Brookfield Residential was founded in 1956. Brookfield Residential Properties Inc. was formed on March 31, 2011, when Brookfield Homes Corporation ("Brookfield Homes") and Brookfield Office Properties (consisting of Carma Developers and Brookfield Homes (Ontario) Limited) merged.

In 2015, Brookfield Asset Management purchased 32.4 million common shares of Brookfield Residential in a privatization effort.

In March 2015, Brookfield Residential Properties announced the acquisition of Grand Haven Homes, an Austin, Texas, homebuilder. In October 2015, Brookfield Residential purchased builder Albi Homes. That year Brookfield Residential Properties participated in an initiative with other home builders, and the Government of Alberta to create affordable housing for homeless Calgarians.

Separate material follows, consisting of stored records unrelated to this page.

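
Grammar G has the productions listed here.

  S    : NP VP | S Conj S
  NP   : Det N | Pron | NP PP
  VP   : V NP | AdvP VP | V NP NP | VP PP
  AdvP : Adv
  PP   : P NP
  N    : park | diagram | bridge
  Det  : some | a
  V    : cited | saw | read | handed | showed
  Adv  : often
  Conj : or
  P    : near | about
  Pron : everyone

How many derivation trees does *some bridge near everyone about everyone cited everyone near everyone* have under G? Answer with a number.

Two of the 4 distinct bracketings:
[S [NP [NP [Det some] [N bridge]] [PP [P near] [NP [NP [Pron everyone]] [PP [P about] [NP [Pron everyone]]]]]] [VP [V cited] [NP [NP [Pron everyone]] [PP [P near] [NP [Pron everyone]]]]]]
[S [NP [NP [Det some] [N bridge]] [PP [P near] [NP [NP [Pron everyone]] [PP [P about] [NP [Pron everyone]]]]]] [VP [VP [V cited] [NP [Pron everyone]]] [PP [P near] [NP [Pron everyone]]]]]
The difference turns on whether VP → VP PP is used at the relevant span, versus an alternative expansion of VP.

4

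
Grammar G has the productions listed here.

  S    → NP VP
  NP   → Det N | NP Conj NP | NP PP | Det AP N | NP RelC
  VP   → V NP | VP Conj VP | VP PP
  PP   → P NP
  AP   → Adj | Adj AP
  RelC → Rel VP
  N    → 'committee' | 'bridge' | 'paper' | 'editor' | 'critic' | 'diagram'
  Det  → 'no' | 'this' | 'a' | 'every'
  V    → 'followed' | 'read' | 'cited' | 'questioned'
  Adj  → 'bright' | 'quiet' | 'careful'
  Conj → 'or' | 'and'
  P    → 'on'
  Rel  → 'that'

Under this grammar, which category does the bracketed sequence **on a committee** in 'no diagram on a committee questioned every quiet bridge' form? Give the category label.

S
  NP
    NP
      Det: no
      N: diagram
    PP
      P: on
      NP
        Det: a
        N: committee
  VP
    V: questioned
    NP
      Det: every
      AP
        Adj: quiet
      N: bridge
The span 'on a committee' is the PP node built by PP → P NP.

PP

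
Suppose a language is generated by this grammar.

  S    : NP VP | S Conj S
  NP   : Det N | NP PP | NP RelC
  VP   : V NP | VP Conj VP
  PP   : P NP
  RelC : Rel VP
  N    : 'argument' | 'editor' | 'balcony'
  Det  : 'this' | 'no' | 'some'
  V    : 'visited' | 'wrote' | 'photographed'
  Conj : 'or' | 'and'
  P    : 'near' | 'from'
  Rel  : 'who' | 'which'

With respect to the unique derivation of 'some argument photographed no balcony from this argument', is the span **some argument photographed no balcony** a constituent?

[S [NP [Det some] [N argument]] [VP [V photographed] [NP [NP [Det no] [N balcony]] [PP [P from] [NP [Det this] [N argument]]]]]]
The smallest constituent containing 'some argument photographed no balcony' is the S spanning 'some argument photographed no balcony from this argument'; no single node in the tree dominates exactly the given words.

No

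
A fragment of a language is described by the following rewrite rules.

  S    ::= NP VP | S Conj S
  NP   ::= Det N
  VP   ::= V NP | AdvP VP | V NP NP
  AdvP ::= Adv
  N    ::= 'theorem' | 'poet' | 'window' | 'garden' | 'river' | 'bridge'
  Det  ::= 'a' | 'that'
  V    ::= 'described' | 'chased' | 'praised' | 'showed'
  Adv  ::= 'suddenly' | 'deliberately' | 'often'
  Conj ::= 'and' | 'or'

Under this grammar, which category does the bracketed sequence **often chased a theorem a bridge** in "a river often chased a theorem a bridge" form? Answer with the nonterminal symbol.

VP

S
  NP
    Det: a
    N: river
  VP
    AdvP
      Adv: often
    VP
      V: chased
      NP
        Det: a
        N: theorem
      NP
        Det: a
        N: bridge
The span 'often chased a theorem a bridge' is the VP node built by VP → AdvP VP.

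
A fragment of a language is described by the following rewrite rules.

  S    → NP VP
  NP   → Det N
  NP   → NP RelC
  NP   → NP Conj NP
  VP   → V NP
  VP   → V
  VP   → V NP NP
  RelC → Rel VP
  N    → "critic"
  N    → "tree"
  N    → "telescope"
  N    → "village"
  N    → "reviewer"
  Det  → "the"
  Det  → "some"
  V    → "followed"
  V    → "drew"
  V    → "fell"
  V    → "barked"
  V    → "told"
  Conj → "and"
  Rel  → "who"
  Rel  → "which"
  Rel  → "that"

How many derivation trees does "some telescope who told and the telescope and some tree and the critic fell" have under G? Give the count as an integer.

5

Two of the 5 distinct bracketings:
[S [NP [NP [NP [Det some] [N telescope]] [RelC [Rel who] [VP [V told]]]] [Conj and] [NP [NP [Det the] [N telescope]] [Conj and] [NP [NP [Det some] [N tree]] [Conj and] [NP [Det the] [N critic]]]]] [VP [V fell]]]
[S [NP [NP [NP [Det some] [N telescope]] [RelC [Rel who] [VP [V told]]]] [Conj and] [NP [NP [NP [Det the] [N telescope]] [Conj and] [NP [Det some] [N tree]]] [Conj and] [NP [Det the] [N critic]]]] [VP [V fell]]]
The trees differ in how a recursive rule is bracketed over the same span.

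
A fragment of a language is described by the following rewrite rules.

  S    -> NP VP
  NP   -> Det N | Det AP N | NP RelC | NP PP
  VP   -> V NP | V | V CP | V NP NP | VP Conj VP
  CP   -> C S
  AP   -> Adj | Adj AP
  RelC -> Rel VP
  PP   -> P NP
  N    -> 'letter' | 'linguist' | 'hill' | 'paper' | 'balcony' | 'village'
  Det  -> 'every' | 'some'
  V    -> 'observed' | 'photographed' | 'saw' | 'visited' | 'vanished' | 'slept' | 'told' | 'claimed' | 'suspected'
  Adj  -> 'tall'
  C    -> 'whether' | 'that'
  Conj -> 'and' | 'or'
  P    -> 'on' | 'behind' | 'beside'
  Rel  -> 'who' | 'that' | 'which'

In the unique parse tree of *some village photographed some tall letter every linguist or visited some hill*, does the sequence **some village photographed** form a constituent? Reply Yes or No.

[S [NP [Det some] [N village]] [VP [VP [V photographed] [NP [Det some] [AP [Adj tall]] [N letter]] [NP [Det every] [N linguist]]] [Conj or] [VP [V visited] [NP [Det some] [N hill]]]]]
The smallest constituent containing 'some village photographed' is the S spanning 'some village photographed some tall letter every linguist or visited some hill'; no single node in the tree dominates exactly the given words.

No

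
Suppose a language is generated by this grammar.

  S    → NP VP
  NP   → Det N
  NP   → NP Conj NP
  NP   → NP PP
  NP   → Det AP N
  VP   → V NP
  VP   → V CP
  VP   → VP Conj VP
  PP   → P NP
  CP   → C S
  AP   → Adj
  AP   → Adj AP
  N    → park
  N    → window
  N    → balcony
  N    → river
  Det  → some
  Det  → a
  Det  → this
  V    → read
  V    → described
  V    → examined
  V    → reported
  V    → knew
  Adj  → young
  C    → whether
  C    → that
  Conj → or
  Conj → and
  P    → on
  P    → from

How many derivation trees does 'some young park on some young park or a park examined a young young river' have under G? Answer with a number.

2

The two bracketings:
[S [NP [NP [NP [Det some] [AP [Adj young]] [N park]] [PP [P on] [NP [Det some] [AP [Adj young]] [N park]]]] [Conj or] [NP [Det a] [N park]]] [VP [V examined] [NP [Det a] [AP [Adj young] [AP [Adj young]]] [N river]]]]
[S [NP [NP [Det some] [AP [Adj young]] [N park]] [PP [P on] [NP [NP [Det some] [AP [Adj young]] [N park]] [Conj or] [NP [Det a] [N park]]]]] [VP [V examined] [NP [Det a] [AP [Adj young] [AP [Adj young]]] [N river]]]]
The trees differ in how a recursive rule is bracketed over the same span.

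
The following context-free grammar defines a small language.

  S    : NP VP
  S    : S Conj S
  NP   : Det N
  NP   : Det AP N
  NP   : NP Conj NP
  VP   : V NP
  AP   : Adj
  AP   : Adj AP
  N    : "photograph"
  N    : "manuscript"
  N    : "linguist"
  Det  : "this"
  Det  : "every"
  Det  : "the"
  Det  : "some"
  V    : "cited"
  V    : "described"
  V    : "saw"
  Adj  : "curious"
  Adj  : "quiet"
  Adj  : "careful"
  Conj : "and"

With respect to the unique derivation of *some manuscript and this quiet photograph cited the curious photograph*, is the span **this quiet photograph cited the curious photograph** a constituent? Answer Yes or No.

No

[S [NP [NP [Det some] [N manuscript]] [Conj and] [NP [Det this] [AP [Adj quiet]] [N photograph]]] [VP [V cited] [NP [Det the] [AP [Adj curious]] [N photograph]]]]
The smallest constituent containing 'this quiet photograph cited the curious photograph' is the S spanning 'some manuscript and this quiet photograph cited the curious photograph'; no single node in the tree dominates exactly the given words.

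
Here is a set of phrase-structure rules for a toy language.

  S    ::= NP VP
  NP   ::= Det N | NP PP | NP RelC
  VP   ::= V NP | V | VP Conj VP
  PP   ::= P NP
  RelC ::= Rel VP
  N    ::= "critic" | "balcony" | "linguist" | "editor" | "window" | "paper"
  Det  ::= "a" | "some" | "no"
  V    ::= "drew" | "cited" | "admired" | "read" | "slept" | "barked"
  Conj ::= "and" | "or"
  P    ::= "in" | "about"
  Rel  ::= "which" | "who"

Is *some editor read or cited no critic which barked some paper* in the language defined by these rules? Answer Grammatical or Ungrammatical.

S
  NP
    Det: some
    N: editor
  VP
    VP
      V: read
    Conj: or
    VP
      V: cited
      NP
        NP
          Det: no
          N: critic
        RelC
          Rel: which
          VP
            V: barked
            NP
              Det: some
              N: paper
The bracketing above is licensed at every node by one of the given productions, with S at the root.

Grammatical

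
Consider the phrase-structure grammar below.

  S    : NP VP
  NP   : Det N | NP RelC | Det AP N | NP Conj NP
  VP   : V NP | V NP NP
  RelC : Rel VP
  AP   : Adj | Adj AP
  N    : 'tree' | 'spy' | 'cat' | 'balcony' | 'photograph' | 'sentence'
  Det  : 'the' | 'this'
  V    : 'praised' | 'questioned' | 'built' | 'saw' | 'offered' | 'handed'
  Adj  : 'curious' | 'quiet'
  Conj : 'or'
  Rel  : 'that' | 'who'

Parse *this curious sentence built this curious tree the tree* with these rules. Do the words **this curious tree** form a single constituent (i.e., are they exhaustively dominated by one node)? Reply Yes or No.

Yes

[S [NP [Det this] [AP [Adj curious]] [N sentence]] [VP [V built] [NP [Det this] [AP [Adj curious]] [N tree]] [NP [Det the] [N tree]]]]
The words 'this curious tree' are exhaustively dominated by a single NP node (built by NP → Det AP N), so they form a constituent.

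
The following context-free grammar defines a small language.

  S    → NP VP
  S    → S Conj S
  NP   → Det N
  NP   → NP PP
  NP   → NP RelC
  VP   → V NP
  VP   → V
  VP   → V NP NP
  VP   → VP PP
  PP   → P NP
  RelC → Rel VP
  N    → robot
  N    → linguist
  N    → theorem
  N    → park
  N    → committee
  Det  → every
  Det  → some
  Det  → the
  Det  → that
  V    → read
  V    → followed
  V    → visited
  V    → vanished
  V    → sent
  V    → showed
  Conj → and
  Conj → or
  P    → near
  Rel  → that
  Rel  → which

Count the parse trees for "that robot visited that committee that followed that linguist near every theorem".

Two of the 6 distinct bracketings:
[S [NP [Det that] [N robot]] [VP [V visited] [NP [NP [NP [Det that] [N committee]] [RelC [Rel that] [VP [V followed] [NP [Det that] [N linguist]]]]] [PP [P near] [NP [Det every] [N theorem]]]]]]
[S [NP [Det that] [N robot]] [VP [V visited] [NP [NP [Det that] [N committee]] [RelC [Rel that] [VP [V followed] [NP [NP [Det that] [N linguist]] [PP [P near] [NP [Det every] [N theorem]]]]]]]]]
The trees differ in how a recursive rule is bracketed over the same span.

6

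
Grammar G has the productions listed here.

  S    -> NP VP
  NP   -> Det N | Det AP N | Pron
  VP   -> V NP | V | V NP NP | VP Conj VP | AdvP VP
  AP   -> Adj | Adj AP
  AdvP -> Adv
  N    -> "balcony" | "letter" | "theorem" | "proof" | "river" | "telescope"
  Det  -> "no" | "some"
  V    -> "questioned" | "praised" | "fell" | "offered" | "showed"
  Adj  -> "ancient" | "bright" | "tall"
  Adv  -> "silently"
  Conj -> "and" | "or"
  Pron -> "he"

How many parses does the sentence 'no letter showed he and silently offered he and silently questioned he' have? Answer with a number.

Two of the 3 distinct bracketings:
[S [NP [Det no] [N letter]] [VP [VP [V showed] [NP [Pron he]]] [Conj and] [VP [VP [AdvP [Adv silently]] [VP [V offered] [NP [Pron he]]]] [Conj and] [VP [AdvP [Adv silently]] [VP [V questioned] [NP [Pron he]]]]]]]
[S [NP [Det no] [N letter]] [VP [VP [V showed] [NP [Pron he]]] [Conj and] [VP [AdvP [Adv silently]] [VP [VP [V offered] [NP [Pron he]]] [Conj and] [VP [AdvP [Adv silently]] [VP [V questioned] [NP [Pron he]]]]]]]]
The trees differ in how a recursive rule is bracketed over the same span.

3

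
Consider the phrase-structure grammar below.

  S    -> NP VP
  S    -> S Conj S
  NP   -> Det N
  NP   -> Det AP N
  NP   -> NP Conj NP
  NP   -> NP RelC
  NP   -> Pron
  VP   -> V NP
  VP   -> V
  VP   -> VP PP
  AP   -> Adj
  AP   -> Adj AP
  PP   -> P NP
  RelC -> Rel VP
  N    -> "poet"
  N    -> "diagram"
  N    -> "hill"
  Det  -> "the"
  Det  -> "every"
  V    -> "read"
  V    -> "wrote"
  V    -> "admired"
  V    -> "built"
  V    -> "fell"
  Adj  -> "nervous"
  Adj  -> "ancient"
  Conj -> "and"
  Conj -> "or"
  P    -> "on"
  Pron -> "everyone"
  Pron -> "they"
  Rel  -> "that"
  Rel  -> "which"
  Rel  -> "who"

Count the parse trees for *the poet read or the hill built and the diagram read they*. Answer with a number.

The two bracketings:
[S [S [NP [Det the] [N poet]] [VP [V read]]] [Conj or] [S [S [NP [Det the] [N hill]] [VP [V built]]] [Conj and] [S [NP [Det the] [N diagram]] [VP [V read] [NP [Pron they]]]]]]
[S [S [S [NP [Det the] [N poet]] [VP [V read]]] [Conj or] [S [NP [Det the] [N hill]] [VP [V built]]]] [Conj and] [S [NP [Det the] [N diagram]] [VP [V read] [NP [Pron they]]]]]
The trees differ in how a recursive rule is bracketed over the same span.

2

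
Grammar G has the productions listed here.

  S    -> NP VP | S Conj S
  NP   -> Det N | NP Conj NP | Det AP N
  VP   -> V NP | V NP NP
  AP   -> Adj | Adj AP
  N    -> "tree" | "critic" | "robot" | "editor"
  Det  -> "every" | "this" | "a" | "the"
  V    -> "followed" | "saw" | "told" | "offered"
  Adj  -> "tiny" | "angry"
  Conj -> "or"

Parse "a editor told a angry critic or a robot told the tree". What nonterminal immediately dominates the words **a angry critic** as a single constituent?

NP

S
  S
    NP
      Det: a
      N: editor
    VP
      V: told
      NP
        Det: a
        AP
          Adj: angry
        N: critic
  Conj: or
  S
    NP
      Det: a
      N: robot
    VP
      V: told
      NP
        Det: the
        N: tree
The span 'a angry critic' is the NP node built by NP → Det AP N.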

In 2017, Brookfield Residential Properties constructed a passive house in an effort to educate its trade suppliers on construction methods to meet Passive House Institute standards.

In February 2018, it acquired some of the assets of San Diego–based real estate company OliverMcMillan, a developer of large-scale mixed use properties. Brookfield Residential Properties was awarded the 2018 Lowest HERS Index Score Canadian Production Builder with a HERS Index Score of 38 as part of the 2018 RESNET Cross Border Home Builder Challenge, which helps promote the utilization of the HERS Index.

On September 14, 2018, Calgary's Seton YMCA was renamed Brookfield Residential YMCA at Seton after a $3.5 million investment In August 2020, Brookfield Residential became one of the first victims of the DarkSide hacking group, leading to the stolen data being published on the dark web.